Sono anni che i membri dello United Kingdom Independence Party tentano di superare la soglia di Westminster, e adesso ce l’hanno fatta davvero. Per la verità, i segnali di una imminente vittoria, seppur contenuta, andavano colti già da tempo. Ad esempio, quando appena lo scorso anno, alle elezioni amministrative, si avvicinarono di molto al totale dei voti ottenuti dal Partito Conservatore, e poi alle ultime europee, quando l’UKIP è riuscito a far eleggere ben 24 dei suoi deputati. Ma il risultato più importante sembrerebbe essere appunto quello ottenuto in patria, dove il partito di Nigel Farage ha piazzato il suo primo candidato in Parlamento. Si tratta di Douglas Carswell, il politico quarantatreenne antieuropeista, contro i matrimoni gay e che non vuol sentir parlare di riscaldamento globale. In realtà, questa, per Carswell, non è la prima volta al Parlamento britannico, dove si era già seduto in qualità di conservatore e dove, da oggi in poi, siederà sotto un nuovo simbolo. Il dato impressionante è che, nel seggio di Clacton, nell’Essex, nel sud-est del Paese, Carswell è riuscito a portare dalla sua parte ben il 60% degli elettori, in una zona tradizionalmente considerata una roccaforte del Partito Conservatore. Certo, c’è da specificare che le elezioni in questione si erano tenute proprio per riempire il seggio lasciato vacante dalla defezione dello stesso Carswell dal suo precedente partito, e che quel seggio lì se l’è ripreso pressappoco con gli stessi voti di quattro anni fa. Ma il fatto che l’elettorato locale, tra la fede nel partito e l’ammirazione per un candidato abbia scelto quest’ultima, non è da sottovalutare, perché potrebbe voler dire che in caso analogo di altri “passaggi” da uno schieramento all’altro, la situazione potrebbe ripetersi tale e quale. E allora, i seggi diventerebbero due, tre, quattro, e chissà quanti altri.

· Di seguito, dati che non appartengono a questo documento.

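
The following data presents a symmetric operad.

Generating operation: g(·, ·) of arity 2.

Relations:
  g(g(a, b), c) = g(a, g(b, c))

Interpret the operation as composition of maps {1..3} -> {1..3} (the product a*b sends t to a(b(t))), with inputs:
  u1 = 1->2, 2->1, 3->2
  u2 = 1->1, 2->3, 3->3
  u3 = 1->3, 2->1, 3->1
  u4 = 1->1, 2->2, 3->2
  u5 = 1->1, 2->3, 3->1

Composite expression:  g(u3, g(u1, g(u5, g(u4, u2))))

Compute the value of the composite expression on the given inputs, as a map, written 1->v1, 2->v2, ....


1->1, 2->1, 3->1


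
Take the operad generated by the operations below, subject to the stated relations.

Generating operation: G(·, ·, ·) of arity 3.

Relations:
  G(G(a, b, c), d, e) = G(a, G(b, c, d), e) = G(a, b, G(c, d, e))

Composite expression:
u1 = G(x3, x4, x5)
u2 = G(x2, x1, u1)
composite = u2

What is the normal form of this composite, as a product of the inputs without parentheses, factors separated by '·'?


Every regrouping of G is equal, so read the x-inputs in written order.
G(x3, x4, x5) spells out as x3 · x4 · x5
G(x2, x1, G(x3, x4, x5)) spells out as x2 · x1 · x3 · x4 · x5

x2 · x1 · x3 · x4 · x5


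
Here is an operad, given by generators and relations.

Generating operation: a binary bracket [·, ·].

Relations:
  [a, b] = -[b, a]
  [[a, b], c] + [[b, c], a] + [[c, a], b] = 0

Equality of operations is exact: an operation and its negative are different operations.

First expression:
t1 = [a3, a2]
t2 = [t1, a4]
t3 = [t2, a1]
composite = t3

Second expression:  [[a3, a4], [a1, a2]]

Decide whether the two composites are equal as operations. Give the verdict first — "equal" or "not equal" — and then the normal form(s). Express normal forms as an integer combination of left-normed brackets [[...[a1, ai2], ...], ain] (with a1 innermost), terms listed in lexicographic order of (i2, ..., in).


not equal: they reduce to [[[a1, a2], a3], a4] - [[[a1, a3], a2], a4] - [[[a1, a4], a2], a3] + [[[a1, a4], a3], a2] and -[[[a1, a2], a3], a4] + [[[a1, a2], a4], a3]

In normal form, the first expression is [[[a1, a2], a3], a4] - [[[a1, a3], a2], a4] - [[[a1, a4], a2], a3] + [[[a1, a4], a3], a2]
In normal form, the second expression is -[[[a1, a2], a3], a4] + [[[a1, a2], a4], a3]
The forms do not match — not equal.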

Per di più, si aggiunga che nel giro di poche ore l’UKIP ha riportato un risultato che non si può definire vittoria, ma un successo, forse sì. Stiamo parlando del distretto di Heywood e Middleton, stavolta nel nord-ovest della Gran Bretagna, dove a vincere è stata la candidata laburista Liz McInnes, ma l’indipendentista John Binkley è arrivato secondo facendo perdere terreno agli avversari. Nigel Farage, leader del Partito per l’Indipendenza, ha ironizzato sul risultato affermando che, se da tempo immemorabile al sud predominano i conservatori e al nord la sinistra, la sua è ormai l’unica forza politica in grado di ottenere consensi omogenei da un capo all’altro dell’isola. La difficoltà cui va incontro Farage, tuttavia, è costituita dal fatto che il sistema elettorale britannico non favorisce la rappresentanza proporzionale su base nazionale, anzi. Il che vuol dire che avere la maggioranza in Parlamento non significa necessariamente avere la maggioranza nel Paese. Ma, al tempo stesso, questo non significa che si tratti di un risultato da prendere sotto gamba per i due principali partiti inglesi: le forze e i movimenti che si battono per il ritiro dall’Unione Europea sono sempre più agguerrite e numerose nel continente, e non c’è bisogno di andare a guardare al di là delle Alpi per sentirne parlare, dal M5S di Beppe Grillo alla più “anziana” Lega Nord; e anche al di fuori dei nostri confini, la Coalizione della Sinistra Radicale in Grecia e il Fronte Nazionale di Marine Le Pen non scherzano mica. Se il sistema elettorale di cui si parlava non permetterà all’UKIP di salire al governo a scapito di Labour e Tories, ciò non toglie che possa almeno fargli tremare la terra sotto i piedi.
Il prossimo mese, un altro ex conservatore passato al Partito per l’Indipendenza, Mark Reckless, si presenterà alle elezioni nel distretto di Rochester, e allora potrebbe anche diventare il secondo deputato indipendentista d’Inghilterra. Il Paese ha già scansato il pericolo della secessione della Scozia un mese fa, e magari nell’arco di un paio d’anni laburisti e conservatori si riprenderanno i consensi che hanno perso ultimamente, ma non sarebbe errato dire che il 2014, per la Gran Bretagna, è stato l’anno in cui lo sconvolgimento politico sembrava giusto dietro l’angolo.